January 4, 2017 / 11:30 AM / 8 months ago

More EU banks will be bailed out rather than in

A logo of Monte dei Paschi di Siena bank is seen on the ground in Siena, Italy, November 5, 2014.Giampiero Sposito

LONDON (Reuters Breakingviews) - Monte dei Paschi's rescue has hit Europe's new regime for rescuing banks where it hurts. The Italian state will fund three-quarters of MPS's 8.8 billion euro rescue, rather than winding it down. The rub is that it's hard to think of a bank that looks more like a candidate for resolution.

European authorities think they can square the circle. MPS is using a clause in Europe's Bank Recovery and Resolution Directive (BRRD) allowing governments to put capital into banks deemed solvent. The clause applies when a bank fails a stress test.
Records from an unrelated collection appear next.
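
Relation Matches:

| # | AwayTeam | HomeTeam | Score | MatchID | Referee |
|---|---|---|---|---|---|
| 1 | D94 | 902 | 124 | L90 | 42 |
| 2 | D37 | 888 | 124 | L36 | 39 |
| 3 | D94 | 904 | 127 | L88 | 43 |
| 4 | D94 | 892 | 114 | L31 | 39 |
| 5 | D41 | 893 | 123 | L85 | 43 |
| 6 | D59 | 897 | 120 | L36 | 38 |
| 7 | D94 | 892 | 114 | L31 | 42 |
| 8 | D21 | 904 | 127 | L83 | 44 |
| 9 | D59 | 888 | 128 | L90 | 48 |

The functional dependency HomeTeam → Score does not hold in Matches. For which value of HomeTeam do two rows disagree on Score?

888

HomeTeam=902: row 1 → Score = 124 ✓
HomeTeam=888: rows 2, 9 → Score takes values {124, 128} — violation
HomeTeam=904: rows 3, 8 → Score = 127, 127 ✓
HomeTeam=892: rows 4, 7 → Score = 114, 114 ✓
HomeTeam=893: row 5 → Score = 123 ✓
HomeTeam=897: row 6 → Score = 120 ✓
The only HomeTeam value with inconsistent Score is HomeTeam=888.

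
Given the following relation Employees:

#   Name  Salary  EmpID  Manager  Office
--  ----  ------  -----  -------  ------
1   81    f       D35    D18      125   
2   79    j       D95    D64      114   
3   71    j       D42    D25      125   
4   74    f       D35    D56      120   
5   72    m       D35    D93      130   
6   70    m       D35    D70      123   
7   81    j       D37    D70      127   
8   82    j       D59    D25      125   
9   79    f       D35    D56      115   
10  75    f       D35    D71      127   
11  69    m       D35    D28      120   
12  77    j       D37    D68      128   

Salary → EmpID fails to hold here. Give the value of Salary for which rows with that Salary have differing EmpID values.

Salary=f: rows 1, 4, 9, 10 → EmpID = D35, D35, D35, D35 ✓
Salary=j: rows 2, 3, 7, 8, 12 → EmpID takes values {D95, D42, D37, D59} — violation
Salary=m: rows 5, 6, 11 → EmpID = D35, D35, D35 ✓
The only Salary value with inconsistent EmpID is Salary=j.

j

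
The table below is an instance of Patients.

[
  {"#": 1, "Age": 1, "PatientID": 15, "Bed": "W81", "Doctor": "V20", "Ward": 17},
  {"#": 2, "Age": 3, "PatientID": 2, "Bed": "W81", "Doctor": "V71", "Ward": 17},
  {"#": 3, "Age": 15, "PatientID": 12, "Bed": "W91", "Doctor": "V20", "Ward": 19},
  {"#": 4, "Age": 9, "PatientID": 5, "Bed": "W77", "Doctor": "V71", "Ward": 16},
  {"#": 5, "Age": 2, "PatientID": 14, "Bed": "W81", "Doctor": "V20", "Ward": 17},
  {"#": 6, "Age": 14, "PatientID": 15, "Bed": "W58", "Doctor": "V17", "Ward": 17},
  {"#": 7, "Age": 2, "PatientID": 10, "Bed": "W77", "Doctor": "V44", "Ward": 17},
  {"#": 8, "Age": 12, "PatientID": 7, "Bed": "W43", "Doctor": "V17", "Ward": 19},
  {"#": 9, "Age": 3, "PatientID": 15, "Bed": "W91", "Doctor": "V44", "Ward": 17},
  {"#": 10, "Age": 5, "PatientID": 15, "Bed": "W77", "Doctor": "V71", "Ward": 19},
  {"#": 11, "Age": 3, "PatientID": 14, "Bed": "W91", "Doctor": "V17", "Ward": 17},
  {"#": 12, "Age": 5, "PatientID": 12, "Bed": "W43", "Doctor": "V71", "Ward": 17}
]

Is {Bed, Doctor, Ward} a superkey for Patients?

Rows 1 and 5 have the same {Bed, Doctor, Ward} value (Bed=W81, Doctor=V20, Ward=17) but are distinct tuples, so {Bed, Doctor, Ward} does not determine every attribute — not a superkey.

No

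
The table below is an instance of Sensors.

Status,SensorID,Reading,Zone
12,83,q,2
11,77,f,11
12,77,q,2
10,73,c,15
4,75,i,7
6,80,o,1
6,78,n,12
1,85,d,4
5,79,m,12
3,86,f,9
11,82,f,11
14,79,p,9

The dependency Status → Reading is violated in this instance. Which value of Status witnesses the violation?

Status=12: 2 rows → Reading = q, q ✓
Status=11: 2 rows → Reading = f, f ✓
Status=10: 1 row → Reading = c ✓
Status=4: 1 row → Reading = i ✓
Status=6: 2 rows → Reading takes values {o, n} — violation
Status=1: 1 row → Reading = d ✓
Status=5: 1 row → Reading = m ✓
Status=3: 1 row → Reading = f ✓
Status=14: 1 row → Reading = p ✓
The only Status value with inconsistent Reading is Status=6.

6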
This avenue also has a lower standard of "burden sharing" that only requires losses to be taken by junior creditors, not senior lenders and depositors.

Still, there's debate as to whether MPS qualifies for this clause. Jens Weidmann, head of Germany's Bundesbank, has raised two concerns: was the bailout necessary to remedy a "serious disturbance"? And would government capital be used to cover likely losses?
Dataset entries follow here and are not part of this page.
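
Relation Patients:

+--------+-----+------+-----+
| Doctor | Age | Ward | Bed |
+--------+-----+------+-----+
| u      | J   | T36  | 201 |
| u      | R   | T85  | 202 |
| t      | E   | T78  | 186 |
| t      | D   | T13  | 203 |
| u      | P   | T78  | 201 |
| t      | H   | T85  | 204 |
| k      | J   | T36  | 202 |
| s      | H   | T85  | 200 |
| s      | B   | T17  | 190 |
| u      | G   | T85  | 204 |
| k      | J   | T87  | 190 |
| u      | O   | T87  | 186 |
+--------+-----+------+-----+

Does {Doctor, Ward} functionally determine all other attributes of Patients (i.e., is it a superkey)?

No

Two distinct rows share (Doctor=u, Ward=T85), so {Doctor, Ward} does not determine every attribute — not a superkey.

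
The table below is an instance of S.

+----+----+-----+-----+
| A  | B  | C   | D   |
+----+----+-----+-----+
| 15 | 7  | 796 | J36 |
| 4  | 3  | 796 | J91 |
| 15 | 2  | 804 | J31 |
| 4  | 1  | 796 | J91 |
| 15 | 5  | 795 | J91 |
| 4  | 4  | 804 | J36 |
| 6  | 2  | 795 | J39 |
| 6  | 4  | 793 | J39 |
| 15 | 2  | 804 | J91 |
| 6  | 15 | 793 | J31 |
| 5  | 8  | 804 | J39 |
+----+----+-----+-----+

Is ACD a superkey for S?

Two distinct rows share (A=4, C=796, D=J91), so ACD does not determine every attribute — not a superkey.

No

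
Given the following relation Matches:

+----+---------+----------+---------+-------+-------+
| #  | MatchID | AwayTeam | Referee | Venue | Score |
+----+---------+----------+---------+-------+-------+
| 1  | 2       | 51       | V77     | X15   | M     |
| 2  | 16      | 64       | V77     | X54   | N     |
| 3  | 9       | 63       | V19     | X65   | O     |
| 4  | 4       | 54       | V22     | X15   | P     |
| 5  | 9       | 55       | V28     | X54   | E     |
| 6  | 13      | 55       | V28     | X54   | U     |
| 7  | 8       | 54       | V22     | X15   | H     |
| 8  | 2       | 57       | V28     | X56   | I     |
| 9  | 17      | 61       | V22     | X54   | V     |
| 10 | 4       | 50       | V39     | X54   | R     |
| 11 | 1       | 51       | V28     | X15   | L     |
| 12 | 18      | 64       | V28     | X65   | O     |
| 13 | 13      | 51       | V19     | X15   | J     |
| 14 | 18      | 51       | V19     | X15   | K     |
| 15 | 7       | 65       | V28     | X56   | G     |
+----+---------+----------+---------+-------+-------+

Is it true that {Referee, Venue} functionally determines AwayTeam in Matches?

(Referee=V77, Venue=X15): row 1 → AwayTeam = 51 ✓
(Referee=V77, Venue=X54): row 2 → AwayTeam = 64 ✓
(Referee=V19, Venue=X65): row 3 → AwayTeam = 63 ✓
(Referee=V22, Venue=X15): rows 4, 7 → AwayTeam = 54, 54 ✓
(Referee=V28, Venue=X54): rows 5, 6 → AwayTeam = 55, 55 ✓
(Referee=V28, Venue=X56): rows 8, 15 → AwayTeam takes values {57, 65} — violation
(Referee=V22, Venue=X54): row 9 → AwayTeam = 61 ✓
(Referee=V39, Venue=X54): row 10 → AwayTeam = 50 ✓
(Referee=V28, Venue=X15): row 11 → AwayTeam = 51 ✓
(Referee=V28, Venue=X65): row 12 → AwayTeam = 64 ✓
(Referee=V19, Venue=X15): rows 13, 14 → AwayTeam = 51, 51 ✓
Two rows agree on {Referee, Venue} but differ on AwayTeam, so {Referee, Venue} -> AwayTeam does not hold.

No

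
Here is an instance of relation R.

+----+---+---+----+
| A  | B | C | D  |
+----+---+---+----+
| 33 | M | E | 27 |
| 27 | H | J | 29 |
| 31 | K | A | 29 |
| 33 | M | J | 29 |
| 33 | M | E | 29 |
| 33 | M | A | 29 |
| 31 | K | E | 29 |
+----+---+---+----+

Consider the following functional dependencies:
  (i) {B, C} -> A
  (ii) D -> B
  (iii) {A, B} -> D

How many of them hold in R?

1

(i) {B, C} -> A: every LHS value maps to a single RHS value — holds.
(ii) D -> B: D=29: 6 rows → B takes values {H, K, M} — violation — fails.
(iii) {A, B} -> D: (A=33, B=M): 4 rows → D takes values {27, 29} — violation — fails.
1 of the 3 dependencies holds.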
Unfortunately, it's hard to say who's right. The most basic solvency requirement, as judged by the European Central Bank, is that the bank must meet minimum capital standards, and only suffer losses in an adverse scenario. MPS ticks those boxes. Yet it's possible to be solvent today, but not robust. Netting off likely losses from an expected sale of bad loans would leave it with a common equity Tier 1 capital ratio below 7 percent, more than covered by its doubtful debt.

European rules are probably deliberately vague. The BRRD never defined what "serious disturbance" is or "likely losses in the near future". Linking solvency to stress tests makes sense, but increases risks if the tests are too generous.

The European Commission could justify a tougher approach. An MPS resolution might not have triggered financial chaos. But it would have difficult consequences. The Italian government would need to rescue healthier banks; anti-European sentiment in Italy may grow ahead of elections.

If MPS is a guide, European officials and regulators will prefer to use the precautionary recapitalisations route, rather than the resolution tool except in extreme cases. That means the bailout era is not permanently dead.